Sin embargo, esa intención, que en principio parece lógica, puede acabar generando el efecto contrario. En lugar de optimizar el espacio, muchas decisiones terminan saturándolo y haciendo que el baño resulte más incómodo en el uso diario.

El arquitecto Paulino Domínguez, cofundador de Medio Estudio Arquitectos, lo resume de forma clara: el error más habitual en baños pequeños es intentar meter demasiadas cosas.

Menos elementos, más espacio

"Cuando todos los elementos están demasiado pegados entre sí, la estancia se percibe más estrecha", explica Domínguez. Esta sensación no solo es visual, sino también funcional.

Un baño recargado dificulta el movimiento, complica el uso de cada pieza y reduce la comodidad en el día a día. A veces, añadir un mueble más o ajustar al milímetro cada elemento puede parecer una buena idea, pero termina generando un espacio poco práctico.

Por eso, uno de los principios clave en interiorismo es dejar "respirar" la estancia. Es decir, permitir que haya huecos, distancias y zonas libres que aporten equilibrio visual.

En este sentido, existen pequeñas reglas que marcan la diferencia. Por ejemplo, conviene dejar entre 15 y 20 centímetros a cada lado del inodoro para que su uso sea cómodo. También es importante mantener cierta distancia entre el lavabo y otros elementos.

Estos detalles, que pueden parecer menores, influyen directamente en cómo se percibe el espacio. Un baño bien distribuido no es el que tiene más cosas, sino el que está mejor pensado.

Cómo agrandar un baño pequeño

Además de reducir la cantidad de elementos, hay decisiones de diseño que ayudan a ampliar visualmente el espacio. Una de las más efectivas es optar por muebles ligeros o suspendidos.

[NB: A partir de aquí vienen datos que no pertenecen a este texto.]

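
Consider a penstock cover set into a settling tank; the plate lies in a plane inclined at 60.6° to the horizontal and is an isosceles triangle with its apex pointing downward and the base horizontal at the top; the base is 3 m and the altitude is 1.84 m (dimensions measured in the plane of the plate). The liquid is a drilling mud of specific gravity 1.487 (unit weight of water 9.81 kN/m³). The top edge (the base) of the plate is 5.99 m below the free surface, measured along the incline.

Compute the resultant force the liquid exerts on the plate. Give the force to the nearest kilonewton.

γ = 1.487 × 9.81 = 14.58747 kN/m³.
Let θ = 60.6° be the plate's angle to the horizontal; measure y along the incline from where the plane meets the free surface. Vertical depth h = y·sinθ with sinθ = 0.871214.
With the apex down, the centroid sits h/3 = 1.84/3 = 0.613333 m below the base (the top edge), so y_c = 5.99 + 0.613333 = 6.60333 m and h_c = 6.60333 × 0.871214 = 5.75291 m.
A = ½ × 3 × 1.84 = 2.76 m².
Resultant F = γ·h_c·A = 14.58747 × 5.75291 × 2.76 = 231.62 kN.

F ≈ 232 kN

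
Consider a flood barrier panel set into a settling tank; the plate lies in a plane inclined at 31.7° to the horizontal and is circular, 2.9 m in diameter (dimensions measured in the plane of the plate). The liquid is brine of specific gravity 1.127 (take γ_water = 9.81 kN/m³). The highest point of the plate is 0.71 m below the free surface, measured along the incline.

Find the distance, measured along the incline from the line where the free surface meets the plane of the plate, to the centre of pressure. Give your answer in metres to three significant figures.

γ = 1.127 × 9.81 = 11.05587 kN/m³.
Let θ = 31.7° be the plate's angle to the horizontal; measure y along the incline from where the plane meets the free surface. Vertical depth h = y·sinθ with sinθ = 0.525472.
The centroid is at the centre, 1.45 m below the top of the plate, so y_c = 0.71 + 1.45 = 2.16 m and h_c = 2.16 × 0.525472 = 1.13502 m.
A = π(1.45)² = 6.6052 m².
Resultant F = γ·h_c·A = 11.05587 × 1.13502 × 6.6052 = 82.8862 kN.
I_c = πr⁴/4 = π × 1.45⁴/4 = 3.47186 m⁴.
Centre of pressure: y_p = y_c + I_c/(y_c·A) = 2.16 + 3.47186/(2.16 × 6.6052) = 2.16 + 0.243345 = 2.40335 m along the plane.

y_p = 2.40 m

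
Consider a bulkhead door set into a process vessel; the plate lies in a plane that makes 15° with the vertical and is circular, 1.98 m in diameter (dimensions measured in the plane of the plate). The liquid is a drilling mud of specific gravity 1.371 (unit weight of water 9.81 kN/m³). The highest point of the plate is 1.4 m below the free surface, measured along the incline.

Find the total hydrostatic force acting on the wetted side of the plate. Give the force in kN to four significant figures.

γ = 1.371 × 9.81 = 13.44951 kN/m³.
The plate makes 15° with the vertical, i.e. θ = 90° − 15° = 75° to the horizontal. Measuring y along the incline from the free-surface line, vertical depth h = y·sinθ with sinθ = 0.965926.
The centroid is at the centre, 0.99 m below the top of the plate, so y_c = 1.4 + 0.99 = 2.39 m and h_c = 2.39 × 0.965926 = 2.30856 m.
A = π(0.99)² = 3.07907 m².
Resultant F = γ·h_c·A = 13.44951 × 2.30856 × 3.07907 = 95.602 kN.

F ≈ 95.60 kN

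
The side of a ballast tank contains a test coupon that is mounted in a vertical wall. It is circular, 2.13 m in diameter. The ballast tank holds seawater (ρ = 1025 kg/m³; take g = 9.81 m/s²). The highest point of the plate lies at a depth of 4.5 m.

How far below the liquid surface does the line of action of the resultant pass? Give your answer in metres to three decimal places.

γ = ρg = 1025 × 9.81 / 1000 = 10.05525 kN/m³.
The centroid is at the centre, 1.065 m below the top of the plate, so the centroid depth is h_c = 4.5 + 1.065 = 5.565 m.
A = π(1.065)² = 3.56327 m².
Resultant F = γ·h_c·A = 10.05525 × 5.565 × 3.56327 = 199.392 kN.
I_c = πr⁴/4 = π × 1.065⁴/4 = 1.01039 m⁴.
Centre of pressure: y_p = y_c + I_c/(y_c·A) = 5.565 + 1.01039/(5.565 × 3.56327) = 5.565 + 0.0509536 = 5.61595 m along the plane.

h_p = 5.616 m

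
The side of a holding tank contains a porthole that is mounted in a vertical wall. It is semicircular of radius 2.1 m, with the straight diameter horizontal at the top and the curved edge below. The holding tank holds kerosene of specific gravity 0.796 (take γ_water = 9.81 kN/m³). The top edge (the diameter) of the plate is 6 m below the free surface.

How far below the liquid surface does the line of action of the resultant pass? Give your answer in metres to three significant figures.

γ = 0.796 × 9.81 = 7.80876 kN/m³.
The centroid of a semicircle lies 4r/(3π) = 0.891268 m from the diameter, here below the top edge, so the centroid depth is h_c = 6 + 0.891268 = 6.89127 m.
A = πr²/2 = π × 2.1²/2 = 6.92721 m².
Resultant F = γ·h_c·A = 7.80876 × 6.89127 × 6.92721 = 372.769 kN.
I_c = (π/8 − 8/(9π))·r⁴ = 0.109757 × 2.1⁴ = 2.13457 m⁴.
Centre of pressure: y_p = y_c + I_c/(y_c·A) = 6.89127 + 2.13457/(6.89127 × 6.92721) = 6.89127 + 0.044715 = 6.93598 m along the plane.

h_p = 6.94 m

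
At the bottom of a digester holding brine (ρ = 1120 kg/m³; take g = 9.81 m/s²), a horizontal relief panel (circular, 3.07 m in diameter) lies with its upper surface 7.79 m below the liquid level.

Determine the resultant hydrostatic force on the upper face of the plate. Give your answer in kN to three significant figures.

F ≈ 634 kN

γ = ρg = 1120 × 9.81 / 1000 = 10.9872 kN/m³.
The plate is horizontal, so pressure is uniform at p = γ·h = 10.9872 × 7.79 = 85.5903 kN/m².
A = π(1.535)² = 7.4023 m².
F = p·A = 85.5903 × 7.4023 = 633.565 kN.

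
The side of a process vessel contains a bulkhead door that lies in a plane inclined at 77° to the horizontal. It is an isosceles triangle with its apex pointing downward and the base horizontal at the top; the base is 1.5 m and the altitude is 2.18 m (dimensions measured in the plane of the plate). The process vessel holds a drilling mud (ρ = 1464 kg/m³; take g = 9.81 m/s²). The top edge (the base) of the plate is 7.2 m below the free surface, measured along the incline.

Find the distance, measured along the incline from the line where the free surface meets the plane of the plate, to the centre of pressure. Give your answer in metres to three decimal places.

y_p = 7.960 m

γ = ρg = 1464 × 9.81 / 1000 = 14.36184 kN/m³.
Let θ = 77° be the plate's angle to the horizontal; measure y along the incline from where the plane meets the free surface. Vertical depth h = y·sinθ with sinθ = 0.974370.
With the apex down, the centroid sits h/3 = 2.18/3 = 0.726667 m below the base (the top edge), so y_c = 7.2 + 0.726667 = 7.92667 m and h_c = 7.92667 × 0.974370 = 7.72351 m.
A = ½ × 1.5 × 2.18 = 1.635 m².
Resultant F = γ·h_c·A = 14.36184 × 7.72351 × 1.635 = 181.36 kN.
I_c = b·h³/36 = 1.5 × 2.18³/36 = 0.431676 m⁴.
Centre of pressure: y_p = y_c + I_c/(y_c·A) = 7.92667 + 0.431676/(7.92667 × 1.635) = 7.92667 + 0.0333081 = 7.95998 m along the plane.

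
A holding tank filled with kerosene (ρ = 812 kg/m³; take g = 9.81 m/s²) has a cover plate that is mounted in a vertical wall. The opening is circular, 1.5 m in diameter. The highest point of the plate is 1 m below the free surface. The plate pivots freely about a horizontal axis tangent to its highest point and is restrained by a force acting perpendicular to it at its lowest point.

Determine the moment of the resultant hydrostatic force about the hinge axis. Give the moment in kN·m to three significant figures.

M ≈ 20.5 kN·m

γ = ρg = 812 × 9.81 / 1000 = 7.96572 kN/m³.
The centroid is at the centre, 0.75 m below the top of the plate, so the centroid depth is h_c = 1 + 0.75 = 1.75 m.
A = π(0.75)² = 1.76715 m².
Resultant F = γ·h_c·A = 7.96572 × 1.75 × 1.76715 = 24.6341 kN.
I_c = πr⁴/4 = π × 0.75⁴/4 = 0.248505 m⁴.
Centre of pressure: y_p = y_c + I_c/(y_c·A) = 1.75 + 0.248505/(1.75 × 1.76715) = 1.75 + 0.080357 = 1.83036 m along the plane.
The resultant acts 0.75 + 0.080357 = 0.830357 m (along the plate) below the hinge at the top edge, so the moment about the hinge is M = F × 0.830357 = 24.6341 × 0.830357 = 20.4551 kN·m.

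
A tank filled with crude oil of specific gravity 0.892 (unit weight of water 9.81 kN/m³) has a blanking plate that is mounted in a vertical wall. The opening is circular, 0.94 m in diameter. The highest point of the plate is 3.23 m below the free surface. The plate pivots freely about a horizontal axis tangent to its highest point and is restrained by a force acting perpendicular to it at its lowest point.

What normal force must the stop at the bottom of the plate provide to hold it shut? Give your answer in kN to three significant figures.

P ≈ 11.6 kN

γ = 0.892 × 9.81 = 8.75052 kN/m³.
The centroid is at the centre, 0.47 m below the top of the plate, so the centroid depth is h_c = 3.23 + 0.47 = 3.7 m.
A = π(0.47)² = 0.693978 m².
Resultant F = γ·h_c·A = 8.75052 × 3.7 × 0.693978 = 22.4689 kN.
I_c = πr⁴/4 = π × 0.47⁴/4 = 0.0383249 m⁴.
Centre of pressure: y_p = y_c + I_c/(y_c·A) = 3.7 + 0.0383249/(3.7 × 0.693978) = 3.7 + 0.0149257 = 3.71493 m along the plane.
The resultant acts 0.47 + 0.0149257 = 0.484926 m (along the plate) below the hinge at the top edge, so the moment about the hinge is M = F × 0.484926 = 22.4689 × 0.484926 = 10.8958 kN·m.
A normal force at the bottom, 0.94 m from the hinge, must supply this moment: P = 10.8958/0.94 = 11.5913 kN.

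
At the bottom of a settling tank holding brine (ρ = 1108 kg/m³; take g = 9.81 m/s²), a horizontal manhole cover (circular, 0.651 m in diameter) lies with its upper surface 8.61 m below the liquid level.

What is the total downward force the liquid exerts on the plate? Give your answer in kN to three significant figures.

F ≈ 31.2 kN

γ = ρg = 1108 × 9.81 / 1000 = 10.86948 kN/m³.
The plate is horizontal, so pressure is uniform at p = γ·h = 10.86948 × 8.61 = 93.5862 kN/m².
A = π(0.3255)² = 0.332853 m².
F = p·A = 93.5862 × 0.332853 = 31.1504 kN.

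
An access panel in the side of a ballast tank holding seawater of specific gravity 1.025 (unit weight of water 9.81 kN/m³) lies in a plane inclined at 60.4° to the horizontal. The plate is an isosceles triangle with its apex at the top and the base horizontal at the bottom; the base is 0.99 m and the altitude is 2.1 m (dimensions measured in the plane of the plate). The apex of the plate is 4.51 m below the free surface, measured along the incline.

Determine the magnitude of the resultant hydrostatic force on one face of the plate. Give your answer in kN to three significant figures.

γ = 1.025 × 9.81 = 10.05525 kN/m³.
Let θ = 60.4° be the plate's angle to the horizontal; measure y along the incline from where the plane meets the free surface. Vertical depth h = y·sinθ with sinθ = 0.869495.
With the apex up, the centroid sits 2h/3 = 2 × 2.1/3 = 1.4 m below the apex, so y_c = 4.51 + 1.4 = 5.91 m and h_c = 5.91 × 0.869495 = 5.13872 m.
A = ½ × 0.99 × 2.1 = 1.0395 m².
Resultant F = γ·h_c·A = 10.05525 × 5.13872 × 1.0395 = 53.7121 kN.

F ≈ 53.7 kN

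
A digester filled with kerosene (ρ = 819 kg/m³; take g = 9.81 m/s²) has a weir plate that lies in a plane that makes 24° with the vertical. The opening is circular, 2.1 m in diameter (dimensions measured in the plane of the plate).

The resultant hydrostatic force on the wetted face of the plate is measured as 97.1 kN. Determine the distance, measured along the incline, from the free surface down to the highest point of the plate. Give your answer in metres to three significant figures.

y_top ≈ 2.77 m

γ = ρg = 819 × 9.81 / 1000 = 8.03439 kN/m³.
A = π(1.05)² = 3.46361 m².
From F = γ·h_c·A, the centroid depth is h_c = 97.1/(8.03439 × 3.46361) = 3.48929 m.
The plate makes 24° with the vertical, i.e. θ = 90° − 24° = 66° to the horizontal. Measuring y along the incline from the free-surface line, vertical depth h = y·sinθ with sinθ = 0.913545.
Along the incline, y_c = h_c/sinθ = 3.48929/0.913545 = 3.81951 m.
The centroid is at the centre, 1.05 m below the top of the plate, so the highest point sits at y_top = 3.81951 − 1.05 = 2.76951 m along the incline.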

Al dejar el suelo visible, se genera una sensación de continuidad que hace que el baño parezca más amplio. Este tipo de soluciones, cada vez más habituales, combinan funcionalidad y estética.

Otro recurso clave es el uso de espejos. Un espejo amplio, bien iluminado, puede duplicar visualmente el espacio y mejorar de forma notable la percepción del baño.

La iluminación también juega un papel fundamental. Una luz bien distribuida evita sombras innecesarias y ayuda a que la estancia se perciba más abierta y agradable.

Domínguez insiste en que, en espacios pequeños, cada decisión cuenta. No se trata solo de elegir buenos materiales o acabados, sino de entender cómo se va a usar el baño en el día a día.

En muchos casos, renunciar a una parte del almacenamiento permite ganar en comodidad y en calidad de uso. Es una decisión que puede parecer difícil al principio, pero que a largo plazo mejora la experiencia de vivir el espacio.

Formado en la Universidad Politécnica de Madrid y con experiencia en estudios como Burgos & Garrido Arquitectos, el arquitecto defiende una forma de trabajar basada en la claridad y la funcionalidad.

Desde Medio Estudio Arquitectos, apuesta por soluciones que no solo sean estéticas, sino que también respondan a las necesidades reales de quienes habitan la vivienda.

En el caso de los baños pequeños, esa idea se traduce en una regla sencilla: no intentar llenarlo todo. A veces, dejar espacio es la mejor manera de ganar amplitud.